Hier zeigt sich ein erstes erzählerisches Problem: Den Zuschauern wurde bereits gezeigt, wie Taylor nach dem Ende des ersten Films mit Nova unterwegs war, wie er eine Entdeckung machte und wie er mysteriös verschwand. Brent weiß davon jedoch überhaupt nichts. Nova bringt ihn, einem (ebenfalls unbekannten) Ratschlag Taylors folgend in die Stadt der Affen, wo sich dann praktisch exakt die gleiche Geschichte zwischen dem „sprechenden Menschen“, den ihm freundlich gesinnten Wissenschaftlern Zira (Kim Hunter) und Cornelius (David Watson) sowie den menschenfeindlichen Affen entwickelt, wie sie schon Heston durchleben musste.
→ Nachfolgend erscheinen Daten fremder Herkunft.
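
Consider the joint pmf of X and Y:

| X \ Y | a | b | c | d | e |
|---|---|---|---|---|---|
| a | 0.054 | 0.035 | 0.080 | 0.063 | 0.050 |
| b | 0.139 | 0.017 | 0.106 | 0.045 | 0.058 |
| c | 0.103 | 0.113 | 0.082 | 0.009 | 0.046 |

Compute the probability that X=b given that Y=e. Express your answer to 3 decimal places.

P(Y=e) = 0.050 + 0.058 + 0.046 = 0.154.
P(X=b | Y=e) = 0.058/0.154 = 0.377.

0.377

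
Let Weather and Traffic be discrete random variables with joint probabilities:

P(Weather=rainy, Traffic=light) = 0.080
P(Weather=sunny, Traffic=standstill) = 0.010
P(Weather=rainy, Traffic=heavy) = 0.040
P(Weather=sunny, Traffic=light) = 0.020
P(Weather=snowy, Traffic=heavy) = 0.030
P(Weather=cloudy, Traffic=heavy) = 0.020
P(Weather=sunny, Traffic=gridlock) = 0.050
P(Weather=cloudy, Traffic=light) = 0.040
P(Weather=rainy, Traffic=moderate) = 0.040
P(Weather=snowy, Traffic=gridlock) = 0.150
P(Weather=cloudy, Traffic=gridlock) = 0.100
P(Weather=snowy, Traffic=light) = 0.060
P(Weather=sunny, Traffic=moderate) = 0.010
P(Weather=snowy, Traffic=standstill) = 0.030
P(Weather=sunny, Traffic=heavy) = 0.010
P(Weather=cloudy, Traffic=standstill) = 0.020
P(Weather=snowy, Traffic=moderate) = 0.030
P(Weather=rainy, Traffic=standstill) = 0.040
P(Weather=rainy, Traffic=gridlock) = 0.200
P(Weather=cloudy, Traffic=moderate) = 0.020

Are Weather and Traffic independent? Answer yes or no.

Every cell satisfies P(Weather,Traffic) = P(Weather)·P(Traffic). For instance P(Weather=sunny) = 0.100, P(Traffic=standstill) = 0.100, and 0.100×0.100 = 0.010 matches the joint entry. So Weather and Traffic are independent.

yes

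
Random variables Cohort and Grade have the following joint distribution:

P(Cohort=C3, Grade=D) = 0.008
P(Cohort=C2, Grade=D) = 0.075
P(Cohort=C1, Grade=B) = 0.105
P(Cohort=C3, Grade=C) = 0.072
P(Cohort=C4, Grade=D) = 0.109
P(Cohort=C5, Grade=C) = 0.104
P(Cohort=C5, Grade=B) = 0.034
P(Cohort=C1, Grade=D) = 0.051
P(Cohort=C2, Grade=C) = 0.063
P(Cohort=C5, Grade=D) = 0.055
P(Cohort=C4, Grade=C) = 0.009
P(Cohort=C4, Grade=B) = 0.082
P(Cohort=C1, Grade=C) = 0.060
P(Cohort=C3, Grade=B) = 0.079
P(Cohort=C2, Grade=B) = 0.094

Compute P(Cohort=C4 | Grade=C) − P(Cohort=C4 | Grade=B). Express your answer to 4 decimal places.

P(Grade=C) = 0.060 + 0.063 + 0.072 + 0.009 + 0.104 = 0.308; P(Cohort=C4 | Grade=C) = 0.009/0.308 = 0.02922.
P(Grade=B) = 0.105 + 0.094 + 0.079 + 0.082 + 0.034 = 0.394; P(Cohort=C4 | Grade=B) = 0.082/0.394 = 0.20812.
Difference = -0.1789.

-0.1789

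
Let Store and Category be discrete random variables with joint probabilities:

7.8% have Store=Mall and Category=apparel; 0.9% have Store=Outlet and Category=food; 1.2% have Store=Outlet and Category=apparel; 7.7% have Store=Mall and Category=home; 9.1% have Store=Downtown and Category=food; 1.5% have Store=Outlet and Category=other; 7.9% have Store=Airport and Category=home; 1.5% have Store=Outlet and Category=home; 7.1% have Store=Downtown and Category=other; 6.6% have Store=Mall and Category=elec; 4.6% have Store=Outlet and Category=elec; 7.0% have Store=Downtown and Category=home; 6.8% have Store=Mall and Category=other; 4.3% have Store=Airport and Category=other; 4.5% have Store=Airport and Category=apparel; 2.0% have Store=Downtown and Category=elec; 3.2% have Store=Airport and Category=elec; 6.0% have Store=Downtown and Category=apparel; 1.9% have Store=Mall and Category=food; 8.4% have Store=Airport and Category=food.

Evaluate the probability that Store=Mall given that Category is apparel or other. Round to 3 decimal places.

0.372

P(Category=apparel) = 0.060 + 0.078 + 0.045 + 0.012 = 0.195.
P(Category=other) = 0.071 + 0.068 + 0.043 + 0.015 = 0.197.
P(Category ∈ {apparel, other}) = 0.195 + 0.197 = 0.392; P(Store=Mall, Category ∈ {apparel, other}) = 0.078 + 0.068 = 0.146.
P(Store=Mall | Category ∈ {apparel, other}) = 0.146/0.392 = 0.372.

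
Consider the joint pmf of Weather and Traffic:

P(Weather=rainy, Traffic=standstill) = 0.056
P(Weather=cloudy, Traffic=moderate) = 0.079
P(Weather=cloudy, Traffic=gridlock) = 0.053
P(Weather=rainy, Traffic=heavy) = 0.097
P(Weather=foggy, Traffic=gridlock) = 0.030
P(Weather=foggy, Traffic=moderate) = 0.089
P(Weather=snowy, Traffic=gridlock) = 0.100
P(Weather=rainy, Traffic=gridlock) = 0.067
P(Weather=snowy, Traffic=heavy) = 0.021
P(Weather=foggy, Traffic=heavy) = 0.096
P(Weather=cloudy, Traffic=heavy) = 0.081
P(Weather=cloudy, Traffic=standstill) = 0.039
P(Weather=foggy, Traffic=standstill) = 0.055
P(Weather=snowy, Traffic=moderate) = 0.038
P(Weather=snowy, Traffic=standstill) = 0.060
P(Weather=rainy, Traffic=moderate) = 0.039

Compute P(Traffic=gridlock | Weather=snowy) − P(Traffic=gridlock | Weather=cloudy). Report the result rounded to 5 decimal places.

0.24630

P(Weather=snowy) = 0.038 + 0.021 + 0.100 + 0.060 = 0.219; P(Traffic=gridlock | Weather=snowy) = 0.100/0.219 = 0.456621.
P(Weather=cloudy) = 0.079 + 0.081 + 0.053 + 0.039 = 0.252; P(Traffic=gridlock | Weather=cloudy) = 0.053/0.252 = 0.210317.
Difference = 0.24630.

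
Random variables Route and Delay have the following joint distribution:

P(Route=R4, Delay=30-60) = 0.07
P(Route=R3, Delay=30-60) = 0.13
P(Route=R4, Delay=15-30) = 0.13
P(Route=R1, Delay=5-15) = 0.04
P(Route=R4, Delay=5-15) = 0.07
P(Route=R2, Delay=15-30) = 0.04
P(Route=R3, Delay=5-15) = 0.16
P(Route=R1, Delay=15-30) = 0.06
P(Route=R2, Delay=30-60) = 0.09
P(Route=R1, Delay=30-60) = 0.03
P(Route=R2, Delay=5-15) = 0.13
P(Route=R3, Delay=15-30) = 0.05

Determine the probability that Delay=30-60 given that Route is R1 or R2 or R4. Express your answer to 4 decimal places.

P(Route=R1) = 0.04 + 0.06 + 0.03 = 0.13.
P(Route=R2) = 0.13 + 0.04 + 0.09 = 0.26.
P(Route=R4) = 0.07 + 0.13 + 0.07 = 0.27.
P(Route ∈ {R1, R2, R4}) = 0.13 + 0.26 + 0.27 = 0.66; P(Delay=30-60, Route ∈ {R1, R2, R4}) = 0.03 + 0.09 + 0.07 = 0.19.
P(Delay=30-60 | Route ∈ {R1, R2, R4}) = 0.19/0.66 = 0.2879.

0.2879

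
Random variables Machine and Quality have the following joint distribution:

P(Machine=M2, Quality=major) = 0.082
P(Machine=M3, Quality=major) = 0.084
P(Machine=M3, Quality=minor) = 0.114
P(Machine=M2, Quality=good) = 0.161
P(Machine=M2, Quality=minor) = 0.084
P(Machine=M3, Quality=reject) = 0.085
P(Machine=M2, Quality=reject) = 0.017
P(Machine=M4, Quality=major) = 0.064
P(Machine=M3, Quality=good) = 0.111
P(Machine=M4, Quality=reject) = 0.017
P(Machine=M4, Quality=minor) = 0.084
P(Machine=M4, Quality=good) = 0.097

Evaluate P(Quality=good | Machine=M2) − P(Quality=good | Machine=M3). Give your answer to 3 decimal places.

P(Machine=M2) = 0.161 + 0.084 + 0.082 + 0.017 = 0.344; P(Quality=good | Machine=M2) = 0.161/0.344 = 0.4680.
P(Machine=M3) = 0.111 + 0.114 + 0.084 + 0.085 = 0.394; P(Quality=good | Machine=M3) = 0.111/0.394 = 0.2817.
Difference = 0.186.

0.186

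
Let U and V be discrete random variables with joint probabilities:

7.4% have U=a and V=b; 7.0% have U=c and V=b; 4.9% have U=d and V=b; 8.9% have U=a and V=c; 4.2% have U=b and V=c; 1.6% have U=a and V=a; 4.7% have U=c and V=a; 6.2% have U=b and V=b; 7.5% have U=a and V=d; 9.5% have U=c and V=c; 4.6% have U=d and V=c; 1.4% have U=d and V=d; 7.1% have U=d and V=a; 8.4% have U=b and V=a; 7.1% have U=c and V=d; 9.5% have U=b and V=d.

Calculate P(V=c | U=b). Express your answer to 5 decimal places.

P(U=b) = 0.084 + 0.062 + 0.042 + 0.095 = 0.283.
P(V=c | U=b) = 0.042/0.283 = 0.14841.

0.14841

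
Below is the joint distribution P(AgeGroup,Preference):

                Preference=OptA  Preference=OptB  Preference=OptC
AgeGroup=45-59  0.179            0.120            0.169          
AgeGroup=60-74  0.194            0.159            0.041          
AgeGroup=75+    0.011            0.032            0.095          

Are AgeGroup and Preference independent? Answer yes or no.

no

P(AgeGroup=60-74) = 0.394 and P(Preference=OptC) = 0.305, so their product is 0.12017, but P(AgeGroup=60-74, Preference=OptC) = 0.041. Since these differ, AgeGroup and Preference are not independent.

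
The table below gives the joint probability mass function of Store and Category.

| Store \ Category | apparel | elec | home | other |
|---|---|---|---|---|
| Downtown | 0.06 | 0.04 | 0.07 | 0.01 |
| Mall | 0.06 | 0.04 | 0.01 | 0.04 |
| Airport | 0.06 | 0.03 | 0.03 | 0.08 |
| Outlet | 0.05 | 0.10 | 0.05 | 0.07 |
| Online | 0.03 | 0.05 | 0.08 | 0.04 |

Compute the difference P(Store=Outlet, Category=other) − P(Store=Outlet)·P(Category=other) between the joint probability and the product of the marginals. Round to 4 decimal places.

P(Store=Outlet) = 0.05 + 0.10 + 0.05 + 0.07 = 0.27.
P(Category=other) = 0.01 + 0.04 + 0.08 + 0.07 + 0.04 = 0.24.
P(Store=Outlet, Category=other) − P(Store=Outlet)P(Category=other) = 0.07 − 0.27×0.24 = 0.0052.

0.0052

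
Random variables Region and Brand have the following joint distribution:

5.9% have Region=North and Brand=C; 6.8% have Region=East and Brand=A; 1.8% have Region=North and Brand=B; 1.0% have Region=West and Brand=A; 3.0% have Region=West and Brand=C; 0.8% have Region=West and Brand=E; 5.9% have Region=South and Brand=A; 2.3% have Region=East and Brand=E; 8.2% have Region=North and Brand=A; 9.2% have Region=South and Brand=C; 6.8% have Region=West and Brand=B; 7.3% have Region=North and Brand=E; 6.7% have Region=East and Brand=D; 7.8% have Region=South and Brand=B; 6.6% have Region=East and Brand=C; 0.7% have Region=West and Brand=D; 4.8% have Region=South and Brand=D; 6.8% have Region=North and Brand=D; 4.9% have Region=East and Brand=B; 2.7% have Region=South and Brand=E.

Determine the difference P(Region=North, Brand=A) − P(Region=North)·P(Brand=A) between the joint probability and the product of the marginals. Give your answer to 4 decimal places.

P(Region=North) = 0.082 + 0.018 + 0.059 + 0.068 + 0.073 = 0.300.
P(Brand=A) = 0.082 + 0.059 + 0.068 + 0.010 = 0.219.
P(Region=North, Brand=A) − P(Region=North)P(Brand=A) = 0.082 − 0.300×0.219 = 0.0163.

0.0163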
Die ersten 50 Minuten bekommt man also wirklich überhaupt nichts Neues zu sehen – langweilig. Dann schlägt allerdings eine Machtverschiebung innerhalb der Affengesellschaft (seltsam, schließlich sind seit dem ersten Teil nur wenige Tage vergangen) durch: Die militaristischen Gorillas unter der Führung General Ursus' (James Gregory) haben an Einfluss gewonnen und planen die „Wiedereroberung“ der „verbotenen Zone“. Religionsoberhaupt Dr. Zaius (Maurice Evans) hält davon überhaupt nichts, lässt sich jedoch aus politischen Gründen ebenfalls für den Plan einspannen.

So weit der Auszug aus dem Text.